Der Beklagte ist schuldig, dem Kläger die mit 4.834,56 S bestimmten Kosten des Rechtsmittelverfahrens (davon 805,76 S Umsatzsteuer) binnen 14 Tagen bei Exekution zu ersetzen.
Text
Begründung:
Der Kläger begehrte von der ursprünglichen Beklagten, der P***** Betriebs-GesmbH, Zahlung von Arbeitsentgelt in Höhe von S 66.237,50 netto sA und - insbesondere aus sozialversicherungsrechtlichen Gründen - die Feststellung, daß er vom bis als Pizzakoch Dienstnehmer der Beklagten mit einem monatlichen Mindestlohne von S 12.000 netto gewesen sei. Infolge Versäumung der mündlichen Streitverhandlung durch die Beklagte fällte das Erstgericht am ein Versäumungsurteil und bestätigte am dessen Rechtskraft und Vollstreckbarkeit.

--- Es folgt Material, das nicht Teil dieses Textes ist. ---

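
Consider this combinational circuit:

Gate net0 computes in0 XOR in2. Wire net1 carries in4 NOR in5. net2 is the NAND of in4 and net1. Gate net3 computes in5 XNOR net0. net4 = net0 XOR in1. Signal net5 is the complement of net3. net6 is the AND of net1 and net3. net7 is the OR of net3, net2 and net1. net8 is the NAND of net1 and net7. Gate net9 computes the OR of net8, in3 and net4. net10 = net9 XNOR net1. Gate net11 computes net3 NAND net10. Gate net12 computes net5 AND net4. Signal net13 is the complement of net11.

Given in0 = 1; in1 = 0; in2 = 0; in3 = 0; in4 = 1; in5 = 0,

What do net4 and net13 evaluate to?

net0 = in0 XOR in2 = 1 XOR 0 = 1
net1 = in4 NOR in5 = 1 NOR 0 = 0
net2 = in4 NAND net1 = 1 NAND 0 = 1
net3 = in5 XNOR net0 = 0 XNOR 1 = 0
net4 = net0 XOR in1 = 1 XOR 0 = 1
net7 = net3 OR net2 OR net1 = 0 OR 1 OR 0 = 1
net8 = net1 NAND net7 = 0 NAND 1 = 1
net9 = net8 OR in3 OR net4 = 1 OR 0 OR 1 = 1
net10 = net9 XNOR net1 = 1 XNOR 0 = 0
net11 = net3 NAND net10 = 0 NAND 0 = 1
net13 = NOT net11 = NOT 1 = 0

net4 = 1; net13 = 0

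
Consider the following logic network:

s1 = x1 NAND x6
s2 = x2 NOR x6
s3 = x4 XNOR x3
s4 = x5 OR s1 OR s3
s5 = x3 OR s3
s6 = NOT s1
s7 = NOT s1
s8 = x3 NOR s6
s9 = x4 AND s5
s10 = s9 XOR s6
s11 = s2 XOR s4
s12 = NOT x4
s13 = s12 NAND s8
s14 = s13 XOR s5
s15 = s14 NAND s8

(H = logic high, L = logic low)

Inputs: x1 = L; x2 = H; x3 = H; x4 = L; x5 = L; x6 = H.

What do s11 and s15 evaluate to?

s11 = H, s15 = H

s1 = x1 NAND x6 = L NAND H = H
s2 = x2 NOR x6 = H NOR H = L
s3 = x4 XNOR x3 = L XNOR H = L
s4 = x5 OR s1 OR s3 = L OR H OR L = H
s5 = x3 OR s3 = H OR L = H
s6 = NOT s1 = NOT H = L
s8 = x3 NOR s6 = H NOR L = L
s11 = s2 XOR s4 = L XOR H = H
s12 = NOT x4 = NOT L = H
s13 = s12 NAND s8 = H NAND L = H
s14 = s13 XOR s5 = H XOR H = L
s15 = s14 NAND s8 = L NAND L = H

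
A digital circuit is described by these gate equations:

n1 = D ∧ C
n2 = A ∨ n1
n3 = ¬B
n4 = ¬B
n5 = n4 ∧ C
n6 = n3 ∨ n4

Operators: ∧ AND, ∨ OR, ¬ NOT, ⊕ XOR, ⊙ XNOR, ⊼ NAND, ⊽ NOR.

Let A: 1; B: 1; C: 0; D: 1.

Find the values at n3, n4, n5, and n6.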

Am war aber bereits über das Vermögen der ursprünglichen Beklagten zu 25 S 61/91 des LGZ Graz der Konkurs eröffnet und der (nunmehrige) Beklagte zum Masseverwalter bestellt worden. Dies teilte der Kläger dem Erstgericht am mit und beantragte, das gemäß § 7 Abs 1 KO unterbrochene Verfahren wiederaufzunehmen und das Versäumungsurteil dem Masseverwalter zuzustellen. Das Erstgericht bewilligte diesen Antrag und stellte dem Masseverwalter das Versäumungsurteil am zu; der Masseverwalter erhob kein Rechtsmittel. Bei der Prüfungstagsatzung am bestritt der beklagte Masseverwalter die vom Kläger (dort) angemeldete (höhere) Forderung von S 74.665,50. Am (eingelangt am ) stellte der Kläger den Antrag, die Bestätigung der Vollstreckbarkeit des Versäumungsurteils hinsichtlich des Feststellungsbegehrens zu erteilen und das unterbrochene Verfahren über das Leistungsbegehren wieder aufzunehmen.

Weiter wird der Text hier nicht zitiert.